Inscription: 16 29 / HONI SOIT QUI MAL Y PENSE / 16 37 / DIEV ET MON DROIT
Arms: English Stuart royal
Description: Rectangular shape with cavetto-moulded edging; top centre, initials in triad with date below; on each side, stamp formed of a small, wavy-arched rectangular fireback bearing a lion rampant between pilasters surmounted by burning cauldrons, beneath two mirrored putti holding branches; beneath the date, a stamp formed of a small arched-rectangular fireback laid on its left side with a burning cauldron on each shoulder and the faint figure of a bird in the centre.
Notes: The two identical fireback stamps on either side of the inscription have been noted elsewhere (see no. 210 Late Pictorial series 5); the centre and right fireback stamps have been impressed insufficiently; illustration from Country Life advertisement by T. Crowther & Son Ltd, 18 Oct 1984.
Inscription: TFE / 1701
Description: Quasi-rectangular with narrow arches at top ends and a broad low central arch, between which are flat-topped peaks linked to the arches by shallow concave curves; flanged edge (top and sides); mirroring the edge a channel has been engraved into the metal, extending into the small arches, producing the effect of a wide fillet along the top and sides with an inverted U-shaped return into the end arches; within the channel, at each end, a primitive representation of a vertical, hollow plant stem and four mirrored pairs of curved branches, with a vertical channel parallel to the edge joining the branch ends on the inside; between these is cast a small, rectangular panel with ovolo edging, bearing a full achievement of the arms of the Worshipful Company of Clothworkers; the date is centrally placed above this panel.
Notes: An usual fireback for several reasons: the use of engraving for significant elements of the design, the flanged edge, and the incorporation of a small fireback. The Clothworkers’ arms: Sable a chevron ermine between in chief two Havettes Argent and in base a Teazel Cob Or; crest: on a Mount vert a Ram statant Or; supporters: two Griffins Or pellettée; the arms as displayed were granted in 1587. An example of the armorial fireback on its own is in Petworth House.
Inscription: WV 1659 WV
Arms: Worshipful Company of Clothworkers
Current location: Haslemere Educational Museum, Haslemere, Surrey, England.
(part of the Haslemere Educational Museum museum group)
Description: Canted rectangle; twisted rope edging (top and sides); date stamp top centre; arched rectangular style fireback with cavetto-moulded edge and fructed ‘vine’ plant design, impressed twice; vertical twisted rope length between. Damage to bottom corners.

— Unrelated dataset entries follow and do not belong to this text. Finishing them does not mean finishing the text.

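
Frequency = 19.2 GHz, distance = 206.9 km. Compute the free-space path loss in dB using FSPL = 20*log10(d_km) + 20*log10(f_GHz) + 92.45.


20*log10(206.9) = 46.32
20*log10(19.2) = 25.67
FSPL = 164.4 dB

164.4 dB


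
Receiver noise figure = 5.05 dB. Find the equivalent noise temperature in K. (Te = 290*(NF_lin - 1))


NF_lin = 10^(5.05/10) = 3.198895
Te = 290 * (3.198895 - 1) = 637.7 K

637.7 K


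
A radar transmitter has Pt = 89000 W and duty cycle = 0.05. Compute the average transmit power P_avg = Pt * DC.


P_avg = 89000 * 0.05 = 4450.0 W

4450.0 W


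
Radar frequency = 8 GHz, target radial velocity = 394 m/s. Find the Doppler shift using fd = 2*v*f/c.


fd = 2 * 394 * 8000000000.0 / 3e8 = 21013.3 Hz

21013.3 Hz


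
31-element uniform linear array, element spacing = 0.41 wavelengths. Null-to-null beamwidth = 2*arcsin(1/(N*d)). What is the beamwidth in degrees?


1/(N*d) = 1/(31*0.41) = 0.078678
BW = 2*arcsin(0.078678) = 9.0 degrees

9.0 degrees


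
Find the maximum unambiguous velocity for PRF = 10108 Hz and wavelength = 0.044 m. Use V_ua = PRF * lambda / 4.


V_ua = 10108 * 0.044 / 4 = 111.2 m/s

111.2 m/s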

Notes: A composite fireback using the impressions of another fireback repeated for a symmetrical design.
Current location: Hastings Museum and Art Gallery, Hastings, East Sussex, England.

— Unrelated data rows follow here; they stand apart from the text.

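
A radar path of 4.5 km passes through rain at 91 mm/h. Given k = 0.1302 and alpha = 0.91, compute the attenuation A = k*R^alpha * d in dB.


gamma = 0.1302 * 91^0.91 = 7.894755 dB/km
A = 7.894755 * 4.5 = 35.53 dB

35.53 dB


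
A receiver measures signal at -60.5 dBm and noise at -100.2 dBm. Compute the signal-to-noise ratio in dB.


SNR = -60.5 - (-100.2) = 39.7 dB

39.7 dB


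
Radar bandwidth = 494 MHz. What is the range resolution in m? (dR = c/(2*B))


dR = 3e8 / (2 * 494000000.0) = 0.3 m

0.3 m


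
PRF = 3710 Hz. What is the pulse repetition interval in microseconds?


PRI = 1/3710 = 0.0002695418 s = 269.5 us

269.5 us


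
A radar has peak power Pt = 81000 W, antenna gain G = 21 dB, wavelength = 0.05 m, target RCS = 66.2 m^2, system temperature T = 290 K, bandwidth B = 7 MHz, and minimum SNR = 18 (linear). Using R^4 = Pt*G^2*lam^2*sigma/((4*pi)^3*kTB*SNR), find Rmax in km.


G_lin = 10^(21/10) = 125.892541
R^4 = 81000 * 125.892541^2 * 0.05^2 * 66.2 / ((4*pi)^3 * 1.38e-23 * 290 * 7000000.0 * 18)
R^4 = 2.12327e17 m^4
R_max = (2.12327e17)^(1/4) = 21466.0 m = 21.5 km

21.5 km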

Museum number: 952.51.65 (part of the Hastings Museum museum group)
Description: Fragment; arched rectangular fireback with embattled, cavetto-moulded edging; English Stuart royal shield, Garter, crown and supporters, stemmed rose and stemmed thistle, respectively, to left and right of crown; initials CR above crown; all within a plain border, with short lengths of twisted rope edging containing, at the top, the initial M between a split date; initials (only S surviving) below date.
Notes: A Carolean composite fireback. The armorial fireback includes stylistic elements - the form of the unicorn and of the harp - identical to those on two series of firebacks dated 1618 and 1619, indicating the work of the same pattern-maker; its width is 490mm.
Inscription: M / 1634 / [?] S / C R
Arms: English Stuart royal (Charles I)
Current location: Black and White House Museum, The Old House, High Town, Hereford, Herefordshire, England.